[nfbwatlk] Math, Art, and Railroad Tracks

PUBLIC RADIO 113 publicradio113 at gmail.com
Wed Aug 26 07:56:41 UTC 2009


MATH, ART, AND RAILROAD TRACKS:

Art Class:

When I attended Clark Community College there was a requirement for
music majors also to take art appreciation.  For a person with only
light perception in one eye and hand movement at 4 feet in the other,
the class was too challenging, so I was transferred to Mr. Stensrude’s
elementary drawing class.  Our medium was charcoal.  Technique:  I
placed one hand on an object such as a cup, an old iron with a
cloth-covered cord, or some interesting piece of hardware.  I would
then draw what it felt like with my charcoal in the other hand.  This
worked out fairly well.

One day Mr. Stensrude asked me to draw railroad tracks.  Since I have
often taken trains and have walked along railroad tracks this was an
easy thing to do.  I took a ruler and drew parallel lines and marked
between them to represent the ties and bumps.  I even drew stick
figure trees along the side of the tracks.

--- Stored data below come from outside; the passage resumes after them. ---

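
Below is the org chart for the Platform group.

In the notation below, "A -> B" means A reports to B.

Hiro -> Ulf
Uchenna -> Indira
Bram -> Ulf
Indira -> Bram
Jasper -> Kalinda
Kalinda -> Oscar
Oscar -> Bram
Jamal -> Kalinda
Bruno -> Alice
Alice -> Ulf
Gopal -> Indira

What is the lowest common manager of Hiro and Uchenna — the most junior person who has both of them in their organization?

Hiro's chain of managers is Ulf. Uchenna's chain of managers is Indira, Bram, Ulf. The first manager that appears in both chains is Ulf.

Ulf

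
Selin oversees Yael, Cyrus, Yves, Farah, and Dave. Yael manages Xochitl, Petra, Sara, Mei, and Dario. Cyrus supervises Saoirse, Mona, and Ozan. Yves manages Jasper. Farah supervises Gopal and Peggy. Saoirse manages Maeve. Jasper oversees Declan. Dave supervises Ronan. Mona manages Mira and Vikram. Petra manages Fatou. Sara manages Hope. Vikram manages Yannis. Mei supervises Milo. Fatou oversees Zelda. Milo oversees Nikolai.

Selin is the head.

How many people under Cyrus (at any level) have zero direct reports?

The people in Cyrus's organization with no one reporting to them are Ozan, Mira, Yannis, Maeve. That is 4.

4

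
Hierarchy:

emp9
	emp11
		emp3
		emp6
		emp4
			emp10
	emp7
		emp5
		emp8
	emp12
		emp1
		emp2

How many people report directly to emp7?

emp7 directly manages emp5, emp8. That is 2 direct reports.

2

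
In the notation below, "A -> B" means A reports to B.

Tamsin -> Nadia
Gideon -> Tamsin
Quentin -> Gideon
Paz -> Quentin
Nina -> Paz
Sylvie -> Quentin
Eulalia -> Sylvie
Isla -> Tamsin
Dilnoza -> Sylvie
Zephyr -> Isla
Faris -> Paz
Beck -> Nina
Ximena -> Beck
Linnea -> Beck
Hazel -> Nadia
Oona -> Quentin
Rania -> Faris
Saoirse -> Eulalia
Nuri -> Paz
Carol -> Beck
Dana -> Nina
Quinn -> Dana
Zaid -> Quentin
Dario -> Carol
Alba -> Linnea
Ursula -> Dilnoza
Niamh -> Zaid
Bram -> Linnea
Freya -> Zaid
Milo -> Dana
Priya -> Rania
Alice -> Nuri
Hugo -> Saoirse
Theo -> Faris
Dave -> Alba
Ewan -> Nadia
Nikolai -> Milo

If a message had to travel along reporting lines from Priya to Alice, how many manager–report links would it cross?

5

Priya is 3 levels below Paz, and Alice is 2 levels below Paz (their lowest common manager). The shortest path runs up from Priya to Paz and back down to Alice: 3 + 2 = 5 links.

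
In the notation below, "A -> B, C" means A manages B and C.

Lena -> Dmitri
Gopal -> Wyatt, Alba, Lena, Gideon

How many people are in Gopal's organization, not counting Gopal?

Gopal directly manages Wyatt, Alba, Lena, Gideon. Wyatt has no reports. Alba has no reports. Under Lena: Dmitri (1). Gideon has no reports. So Gopal's organization is 4 direct reports plus everyone under them: 1 + 1 + 2 + 1 = 5.

5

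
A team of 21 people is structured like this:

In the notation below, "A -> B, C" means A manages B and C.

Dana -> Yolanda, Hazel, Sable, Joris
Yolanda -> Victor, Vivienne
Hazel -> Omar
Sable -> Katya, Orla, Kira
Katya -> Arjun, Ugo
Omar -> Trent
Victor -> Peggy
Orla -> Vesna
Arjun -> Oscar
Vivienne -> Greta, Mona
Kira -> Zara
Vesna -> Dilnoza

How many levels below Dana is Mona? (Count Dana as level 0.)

3

Chain from Mona up to Dana: Mona → Vivienne → Yolanda → Dana. That is 3 steps up, so Mona is 3 levels below Dana.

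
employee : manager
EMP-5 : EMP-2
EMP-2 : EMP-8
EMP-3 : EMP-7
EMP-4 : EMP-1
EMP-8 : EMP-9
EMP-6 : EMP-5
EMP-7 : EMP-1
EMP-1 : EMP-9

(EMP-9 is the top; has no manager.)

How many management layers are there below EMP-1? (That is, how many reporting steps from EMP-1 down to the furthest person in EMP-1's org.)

The longest chain under EMP-1 runs EMP-1 → EMP-7 → EMP-3, which is 2 levels below EMP-1.

2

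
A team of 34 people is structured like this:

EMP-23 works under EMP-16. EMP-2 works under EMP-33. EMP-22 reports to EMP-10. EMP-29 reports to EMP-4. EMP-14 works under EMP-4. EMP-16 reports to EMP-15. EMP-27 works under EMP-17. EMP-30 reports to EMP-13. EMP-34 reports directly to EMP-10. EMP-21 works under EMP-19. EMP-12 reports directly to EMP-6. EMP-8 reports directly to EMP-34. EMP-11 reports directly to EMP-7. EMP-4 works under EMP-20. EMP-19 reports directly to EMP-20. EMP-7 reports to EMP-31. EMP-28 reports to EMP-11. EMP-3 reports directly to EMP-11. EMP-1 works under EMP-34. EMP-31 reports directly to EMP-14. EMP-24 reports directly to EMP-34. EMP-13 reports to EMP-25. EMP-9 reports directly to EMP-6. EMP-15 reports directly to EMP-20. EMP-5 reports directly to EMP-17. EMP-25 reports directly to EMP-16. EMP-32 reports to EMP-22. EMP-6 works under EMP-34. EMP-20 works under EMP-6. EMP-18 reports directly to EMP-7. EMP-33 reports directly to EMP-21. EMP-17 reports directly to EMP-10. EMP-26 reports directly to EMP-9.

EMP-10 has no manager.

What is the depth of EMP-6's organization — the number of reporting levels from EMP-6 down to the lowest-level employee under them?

The longest chain under EMP-6 runs EMP-6 → EMP-20 → EMP-4 → EMP-14 → EMP-31 → EMP-7 → EMP-11 → EMP-3, which is 7 levels below EMP-6.

7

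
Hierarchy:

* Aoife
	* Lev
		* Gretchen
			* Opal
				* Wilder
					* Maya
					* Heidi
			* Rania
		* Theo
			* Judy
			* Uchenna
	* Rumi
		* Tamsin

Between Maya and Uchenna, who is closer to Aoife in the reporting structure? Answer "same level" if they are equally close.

Maya is 5 levels below Aoife; Uchenna is 3. Uchenna is higher.

Uchenna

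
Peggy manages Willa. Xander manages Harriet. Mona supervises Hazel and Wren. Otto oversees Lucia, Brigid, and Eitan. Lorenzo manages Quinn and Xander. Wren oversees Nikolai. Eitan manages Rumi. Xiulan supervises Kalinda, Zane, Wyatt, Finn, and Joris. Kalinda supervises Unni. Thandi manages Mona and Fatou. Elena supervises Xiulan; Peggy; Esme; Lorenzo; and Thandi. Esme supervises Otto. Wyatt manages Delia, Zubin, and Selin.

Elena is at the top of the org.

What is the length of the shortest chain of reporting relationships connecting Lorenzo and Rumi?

5

Lorenzo is 1 level below Elena, and Rumi is 4 levels below Elena (their lowest common manager). The shortest path runs up from Lorenzo to Elena and back down to Rumi: 1 + 4 = 5 links.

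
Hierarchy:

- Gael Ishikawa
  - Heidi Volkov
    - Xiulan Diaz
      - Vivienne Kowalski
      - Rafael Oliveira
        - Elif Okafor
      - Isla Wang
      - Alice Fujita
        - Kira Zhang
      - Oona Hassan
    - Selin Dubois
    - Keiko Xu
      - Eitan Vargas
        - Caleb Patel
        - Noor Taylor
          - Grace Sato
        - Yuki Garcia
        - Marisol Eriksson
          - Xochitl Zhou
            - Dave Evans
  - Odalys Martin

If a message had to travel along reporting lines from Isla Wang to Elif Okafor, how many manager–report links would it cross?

Isla Wang is 1 level below Xiulan Diaz, and Elif Okafor is 2 levels below Xiulan Diaz (their lowest common manager). The shortest path runs up from Isla Wang to Xiulan Diaz and back down to Elif Okafor: 1 + 2 = 3 links.

3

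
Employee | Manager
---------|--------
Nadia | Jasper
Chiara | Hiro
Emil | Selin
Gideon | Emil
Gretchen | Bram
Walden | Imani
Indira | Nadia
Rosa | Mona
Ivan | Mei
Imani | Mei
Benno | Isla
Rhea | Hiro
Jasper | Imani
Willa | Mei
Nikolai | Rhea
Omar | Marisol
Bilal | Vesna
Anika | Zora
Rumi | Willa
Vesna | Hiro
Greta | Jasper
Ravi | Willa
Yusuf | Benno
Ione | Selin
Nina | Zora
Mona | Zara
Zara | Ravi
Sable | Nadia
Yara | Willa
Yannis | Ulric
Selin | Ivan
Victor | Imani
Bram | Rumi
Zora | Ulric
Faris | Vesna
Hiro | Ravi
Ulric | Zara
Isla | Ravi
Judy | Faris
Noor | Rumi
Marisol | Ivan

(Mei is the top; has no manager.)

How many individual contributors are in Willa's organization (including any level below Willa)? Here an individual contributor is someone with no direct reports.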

When Mr. Stensrude came by to check he seemed puzzled.  “This looks
like an aerial view of railroad tracks with the trees lying down,” he
mused. “The railroad tracks have to gradually get closer together as
they go away from you.”  I knew art people were a bit strange, so I
explained to him that the tracks could not get gradually closer
together because the damn train would fall off, which would be a big
drag for everybody.  Try as he might, he could not get through to me
the concept of what we call perspective. Objects that are far away
look smaller than objects up close.  Parallel lines (edges of a road
or railroad tracks, for example) appear to get closer together as they
extend out away from you until they disappear at the horizon.  “It’s a
visual concept and it’s kind of complicated,” he reassured me.

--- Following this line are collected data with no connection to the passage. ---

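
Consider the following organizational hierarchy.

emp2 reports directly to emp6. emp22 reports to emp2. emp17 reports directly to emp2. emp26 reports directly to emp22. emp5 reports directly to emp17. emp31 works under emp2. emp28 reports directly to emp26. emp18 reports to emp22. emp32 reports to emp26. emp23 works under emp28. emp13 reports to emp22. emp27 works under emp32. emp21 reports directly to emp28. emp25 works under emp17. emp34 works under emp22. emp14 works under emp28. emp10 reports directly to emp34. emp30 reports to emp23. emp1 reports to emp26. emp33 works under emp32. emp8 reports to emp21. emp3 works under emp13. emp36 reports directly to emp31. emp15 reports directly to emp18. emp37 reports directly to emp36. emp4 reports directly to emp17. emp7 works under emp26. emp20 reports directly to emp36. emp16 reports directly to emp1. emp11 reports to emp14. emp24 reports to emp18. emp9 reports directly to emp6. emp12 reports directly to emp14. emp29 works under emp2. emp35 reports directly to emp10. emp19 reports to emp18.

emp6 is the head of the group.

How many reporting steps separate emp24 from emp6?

Chain from emp24 up to emp6: emp24 → emp18 → emp22 → emp2 → emp6. That is 4 steps up, so emp24 is 4 levels below emp6.

4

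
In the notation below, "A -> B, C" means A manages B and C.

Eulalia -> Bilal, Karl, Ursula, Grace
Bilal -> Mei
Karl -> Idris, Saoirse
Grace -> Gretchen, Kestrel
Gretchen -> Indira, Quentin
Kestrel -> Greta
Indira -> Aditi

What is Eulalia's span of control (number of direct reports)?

Eulalia directly manages Bilal, Karl, Ursula, Grace. That is 4 direct reports.

4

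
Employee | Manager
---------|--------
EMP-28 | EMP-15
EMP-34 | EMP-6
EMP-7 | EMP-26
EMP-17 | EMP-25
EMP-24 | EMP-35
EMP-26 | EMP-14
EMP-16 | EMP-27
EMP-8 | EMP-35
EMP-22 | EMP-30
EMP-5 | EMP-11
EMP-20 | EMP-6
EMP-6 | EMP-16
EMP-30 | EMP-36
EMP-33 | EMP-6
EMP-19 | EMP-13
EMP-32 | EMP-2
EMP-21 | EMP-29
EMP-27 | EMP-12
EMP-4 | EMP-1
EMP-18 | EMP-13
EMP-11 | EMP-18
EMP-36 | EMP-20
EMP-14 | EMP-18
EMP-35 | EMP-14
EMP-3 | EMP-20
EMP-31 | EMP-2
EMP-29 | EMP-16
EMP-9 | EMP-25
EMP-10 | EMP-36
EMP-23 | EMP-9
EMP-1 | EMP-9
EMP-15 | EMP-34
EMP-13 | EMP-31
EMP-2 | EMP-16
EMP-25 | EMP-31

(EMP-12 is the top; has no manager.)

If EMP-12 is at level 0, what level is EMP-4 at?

Chain from EMP-4 up to EMP-12: EMP-4 → EMP-1 → EMP-9 → EMP-25 → EMP-31 → EMP-2 → EMP-16 → EMP-27 → EMP-12. That is 8 steps up, so EMP-4 is 8 levels below EMP-12.

8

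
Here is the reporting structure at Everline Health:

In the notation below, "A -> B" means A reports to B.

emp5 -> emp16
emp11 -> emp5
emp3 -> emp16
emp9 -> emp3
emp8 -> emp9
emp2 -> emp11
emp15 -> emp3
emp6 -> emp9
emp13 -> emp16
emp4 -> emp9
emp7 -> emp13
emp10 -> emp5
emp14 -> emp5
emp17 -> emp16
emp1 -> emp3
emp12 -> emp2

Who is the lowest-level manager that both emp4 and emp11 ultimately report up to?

emp4's chain of managers is emp9, emp3, emp16. emp11's chain of managers is emp5, emp16. The first manager that appears in both chains is emp16.

emp16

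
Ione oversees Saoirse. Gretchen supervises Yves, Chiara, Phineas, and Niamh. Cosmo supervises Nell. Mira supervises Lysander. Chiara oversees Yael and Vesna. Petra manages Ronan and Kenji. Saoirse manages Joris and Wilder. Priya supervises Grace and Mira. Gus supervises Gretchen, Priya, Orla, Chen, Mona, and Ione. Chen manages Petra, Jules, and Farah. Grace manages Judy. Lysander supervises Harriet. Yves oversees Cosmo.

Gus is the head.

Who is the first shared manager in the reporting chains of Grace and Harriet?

Priya

Grace's chain of managers is Priya, Gus. Harriet's chain of managers is Lysander, Mira, Priya, Gus. The first manager that appears in both chains is Priya.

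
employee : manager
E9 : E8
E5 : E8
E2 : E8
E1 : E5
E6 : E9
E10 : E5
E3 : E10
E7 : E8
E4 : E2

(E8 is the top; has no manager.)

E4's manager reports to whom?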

Perspective / Comparative Distance:

Another decade would pass before the concept would become clear. A
blind mathematics and physics professor at the University of Toronto
teaches a class in perspective.  We chanced to meet at a convention we
were both attending so naturally I asked him about this railroad track
thing. He explained perspective not in visual terms, but as a
geometric formula.  Simply, it is the matter of comparative distance
or relative distance.  Here is how it works:

Imagine you are standing between two trees, one on the right, one on
the left.  You and the trees are 3 points that will become a triangle.
 If you reach out and touch the trees your arms will be out straight.
As you back away from the trees, arms still extended but pointing
toward the trees, your hands will go closer together.  As you back
away from the trees the comparative distance between you and them
becomes greater, but the distance between those two trees remains the
same. As you back away your triangle goes from fat and flat to long
and narrow making the trees appear to be closer together compared to
your distance from them.    .   .

Math/Music/Art:

J. S. Bach was not only the world’s greatest composer, he gave us the
equal tempered scale.  Architects, engineers, and scientists are not
the only people who should have math in their curriculum.  Who would
have thought that a blind math professor would have been the one to
shed light on those railroad tracks.